The AB event went down far beyond my imagination. I'd attended its AMV competitions over the years and so was familiar with how the crowd (which is usually awesome at AB) reacted when the winners were announced, but this time I was the one who won - Best Concept, the only award I felt I actually had a decent shot at. It happened to be the second AMV winner announced and I saw " 'Bustin" come up on screen and - to my surprise - the whole crowd cheered. Things had seemed kind of subdued for my AMV during the actual competition screening, so this just came out of nowhere. Nothing like sitting in the middle of a filled-to-capacity main events watching thousands of people thoroughly enjoy your AMV to make you say "wow." I remember almost covering my ears when Vincent came on screen, because the fangirl screams (and probably fanboy, too) reached deafening levels. I sat there the whole time with my mouth hanging open thinking, "Whoa.?.I guess I got it right."

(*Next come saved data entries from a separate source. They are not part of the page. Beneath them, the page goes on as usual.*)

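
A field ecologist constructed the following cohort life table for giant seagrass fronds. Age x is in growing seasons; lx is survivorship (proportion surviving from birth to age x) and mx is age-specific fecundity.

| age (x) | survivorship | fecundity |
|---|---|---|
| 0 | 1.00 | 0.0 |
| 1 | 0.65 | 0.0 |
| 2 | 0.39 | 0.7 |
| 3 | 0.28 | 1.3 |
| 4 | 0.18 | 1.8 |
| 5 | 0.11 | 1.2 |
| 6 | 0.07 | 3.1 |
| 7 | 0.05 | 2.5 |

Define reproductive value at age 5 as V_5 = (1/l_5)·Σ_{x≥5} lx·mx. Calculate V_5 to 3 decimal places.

4.309

lx·mx for x ≥ 5: 0.132, 0.217, 0.125 → sum = 0.474
V_5 = 0.474 / l_5 = 0.474 / 0.11 = 4.309091… → 4.309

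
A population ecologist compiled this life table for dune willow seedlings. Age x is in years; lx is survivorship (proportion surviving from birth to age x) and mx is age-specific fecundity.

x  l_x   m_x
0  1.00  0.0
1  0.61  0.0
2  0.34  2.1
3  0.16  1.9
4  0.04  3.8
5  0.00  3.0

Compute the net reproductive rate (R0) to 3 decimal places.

1.170

lx·mx by age: 0, 0, 0.714, 0.304, 0.152, 0
R0 = Σ lx·mx = 1.17 → 1.170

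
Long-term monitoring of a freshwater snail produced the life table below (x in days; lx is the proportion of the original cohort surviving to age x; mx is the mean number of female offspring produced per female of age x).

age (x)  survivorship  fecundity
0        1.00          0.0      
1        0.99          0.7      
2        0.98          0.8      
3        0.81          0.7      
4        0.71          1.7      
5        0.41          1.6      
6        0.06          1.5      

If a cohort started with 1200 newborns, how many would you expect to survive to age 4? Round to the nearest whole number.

852

Expected survivors = N0 · l_4 = 1200 × 0.71 = 852 → 852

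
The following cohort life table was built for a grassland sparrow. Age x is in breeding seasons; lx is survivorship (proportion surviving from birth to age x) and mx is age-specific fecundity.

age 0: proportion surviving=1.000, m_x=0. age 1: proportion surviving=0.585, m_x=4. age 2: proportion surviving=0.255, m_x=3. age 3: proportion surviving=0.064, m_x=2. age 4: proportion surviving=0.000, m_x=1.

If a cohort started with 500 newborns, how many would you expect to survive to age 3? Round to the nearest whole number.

32

Expected survivors = N0 · l_3 = 500 × 0.064 = 32 → 32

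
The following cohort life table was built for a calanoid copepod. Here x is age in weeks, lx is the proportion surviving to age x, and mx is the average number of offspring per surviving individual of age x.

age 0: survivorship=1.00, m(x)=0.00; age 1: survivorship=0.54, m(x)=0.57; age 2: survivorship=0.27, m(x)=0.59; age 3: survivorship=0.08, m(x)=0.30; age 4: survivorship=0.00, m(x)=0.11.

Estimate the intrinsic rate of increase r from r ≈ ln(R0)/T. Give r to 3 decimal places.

-0.500

R0 = Σ lx·mx = 0 + 0.3078 + 0.1593 + 0.024 + 0 = 0.4911
Σ x·lx·mx = 0.6984; T = 0.6984/0.4911 = 1.42211…
r ≈ ln(R0)/T = ln(0.4911)/1.42211… = -0.50004… → -0.500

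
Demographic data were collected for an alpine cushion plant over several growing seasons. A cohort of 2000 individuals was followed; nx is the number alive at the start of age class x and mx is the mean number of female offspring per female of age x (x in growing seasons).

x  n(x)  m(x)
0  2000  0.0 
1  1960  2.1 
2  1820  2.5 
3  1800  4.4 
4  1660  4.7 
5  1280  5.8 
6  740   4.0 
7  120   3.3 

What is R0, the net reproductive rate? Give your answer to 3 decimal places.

17.584

lx = nx/n0 = nx/2000: 1, 0.98, 0.91, 0.9, 0.83, 0.64, 0.37, 0.06
lx·mx by age: 0, 2.058, 2.275, 3.96, 3.901, 3.712, 1.48, 0.198
R0 = Σ lx·mx = 17.584 → 17.584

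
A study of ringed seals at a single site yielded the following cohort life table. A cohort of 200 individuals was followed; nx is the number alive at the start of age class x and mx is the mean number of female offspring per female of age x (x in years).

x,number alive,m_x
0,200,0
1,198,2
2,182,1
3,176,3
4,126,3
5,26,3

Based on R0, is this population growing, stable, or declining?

growing

lx = nx/n0 = nx/200: 1, 0.99, 0.91, 0.88, 0.63, 0.13
R0 = Σ lx·mx = 0 + 1.98 + 0.91 + 2.64 + 1.89 + 0.39 = 7.81
R0 > 1, so the population is growing.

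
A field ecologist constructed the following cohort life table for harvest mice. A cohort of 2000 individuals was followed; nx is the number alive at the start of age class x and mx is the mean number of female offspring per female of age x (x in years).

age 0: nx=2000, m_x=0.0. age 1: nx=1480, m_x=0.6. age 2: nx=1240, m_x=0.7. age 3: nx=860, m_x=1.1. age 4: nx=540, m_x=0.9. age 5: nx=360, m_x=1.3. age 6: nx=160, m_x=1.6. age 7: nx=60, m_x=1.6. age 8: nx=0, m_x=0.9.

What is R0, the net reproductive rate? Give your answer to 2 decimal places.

lx = nx/n0 = nx/2000: 1, 0.74, 0.62, 0.43, 0.27, 0.18, 0.08, 0.03, 0
lx·mx by age: 0, 0.444, 0.434, 0.473, 0.243, 0.234, 0.128, 0.048, 0
R0 = Σ lx·mx = 2.004 → 2.00

2.00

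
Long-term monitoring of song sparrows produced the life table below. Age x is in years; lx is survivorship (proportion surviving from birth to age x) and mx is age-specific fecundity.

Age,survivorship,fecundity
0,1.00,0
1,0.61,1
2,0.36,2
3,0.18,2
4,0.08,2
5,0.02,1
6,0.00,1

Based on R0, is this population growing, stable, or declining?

R0 = Σ lx·mx = 0 + 0.61 + 0.72 + 0.36 + 0.16 + 0.02 + 0 = 1.87
R0 > 1, so the population is growing.

growing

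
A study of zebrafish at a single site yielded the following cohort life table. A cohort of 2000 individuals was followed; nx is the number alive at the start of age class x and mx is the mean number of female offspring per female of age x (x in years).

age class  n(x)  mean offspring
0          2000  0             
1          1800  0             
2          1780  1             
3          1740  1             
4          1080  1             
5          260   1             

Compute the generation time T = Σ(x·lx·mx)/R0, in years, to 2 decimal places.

lx = nx/n0 = nx/2000: 1, 0.9, 0.89, 0.87, 0.54, 0.13
lx·mx: 0, 0, 0.89, 0.87, 0.54, 0.13 → R0 = 2.43
x·lx·mx: 0, 0, 1.78, 2.61, 2.16, 0.65 → Σ = 7.2
T = 7.2 / 2.43 = 2.962963… → 2.96

2.96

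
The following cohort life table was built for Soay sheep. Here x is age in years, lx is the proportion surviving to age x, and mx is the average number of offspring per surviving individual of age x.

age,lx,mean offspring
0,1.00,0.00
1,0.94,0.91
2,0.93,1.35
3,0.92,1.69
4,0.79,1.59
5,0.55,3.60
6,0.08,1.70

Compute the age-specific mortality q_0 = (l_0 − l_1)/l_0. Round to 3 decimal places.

q_0 = (l_0 − l_1) / l_0 = (1 − 0.94) / 1
     = 0.06 / 1 = 0.06 → 0.060

0.060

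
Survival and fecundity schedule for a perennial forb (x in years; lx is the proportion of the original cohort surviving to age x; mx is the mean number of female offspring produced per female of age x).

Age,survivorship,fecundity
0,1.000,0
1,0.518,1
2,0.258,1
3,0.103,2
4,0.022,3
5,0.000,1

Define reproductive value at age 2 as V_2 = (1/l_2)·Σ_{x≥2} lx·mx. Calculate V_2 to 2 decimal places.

2.05

lx·mx for x ≥ 2: 0.258, 0.206, 0.066, 0 → sum = 0.53
V_2 = 0.53 / l_2 = 0.53 / 0.258 = 2.054264… → 2.05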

That was a pretty darn spectacular conclusion to many years of wanting very much to make AMVs and finally - after an enormous amount of hard work and failure after failure - succeeding. I didn't expect it to turn out that way, but it did and it was really awesome.
As it turned out, my AMV got into the finals of every competition I entered and won awards at all but one of those competitions. It was all very unexpected and it took me awhile to get a handle on it, which accounts for why I now say I would have done things differently if I’d had any inkling as to what WAS going to happen when I made that AMV. It also accounts for why - by the time it was all over - I felt it making a popular AMV had been a very unpleasant experience. A lot of stress, a lot of mistakes, a lot of getting involved in things I didn't expect to be involved in. I came very close to wishing I'd never made it, any number of times, but now I'm ok with it, now. It's my second AMV, an endeavor that represents a heck of a lot more than most people realize.
Number Three and Four
I released a third AMV which sometimes I call my second AMV, but usually call MSAMAMV (
My Song Ate My AMV) which was something I’d mostly put together at the time ‘Bustin took shape. Didn’t announce it – MSAMAMV was just a failed experiment – and people stumble over it however they can. It did better than I’d expected, although after I took the “DO NOT DOWNLOAD THIS AMV” headline out of the comments area, the ratings predictably started to drop because, I guess, less open-minded folks were watching it. hehe
Then, feeling like I wanted to put my second AMV behind me, I tackled one of my oldest AMV concepts – a video set to “Hoe-Down” – which unfortunately proved to be quite challenging and nearly caused me to fall back into my old ways, namely not finishing AMVs. With the assistance of several beta tester-type folk, I persevered and released my third/fourth AMV
Takeout in fall 2008, almost exactly a year after I released my first one. It also was received better than I anticipated, but most of all gave me the satisfaction of knowing I could finish an AMV even if I didn’t like the cards I was dealt (which is good, given that I largely deal them to myself)?
2008.??
At the moment AMVing is taking a backseat - there are a number of things I’ve put off doing because AMV-related matters took up so much of my time, but I don’t want to put them off anymore. Plus, I am a very slow editor, often I say bad editor (because I’m slow) and admit I don’t really have any natural talent at this stuff. I’ve resigned myself to the fact that if I want results, I need to put in the time. I’m not as bad as I used to be, fortunately, which proves I’m making progress, but I am slow.
Also, right now I feel like I accomplished not only what I set out to do, but a ton of things I never even dreamed of accomplishing. My goals have all been met (they weren't extraordinarily high to begin with - make an AMV, get into the finals at AB) and now I have to set new ones. Fortunately I thrive on challenges, and I'm happy to say the proof is my AMVs.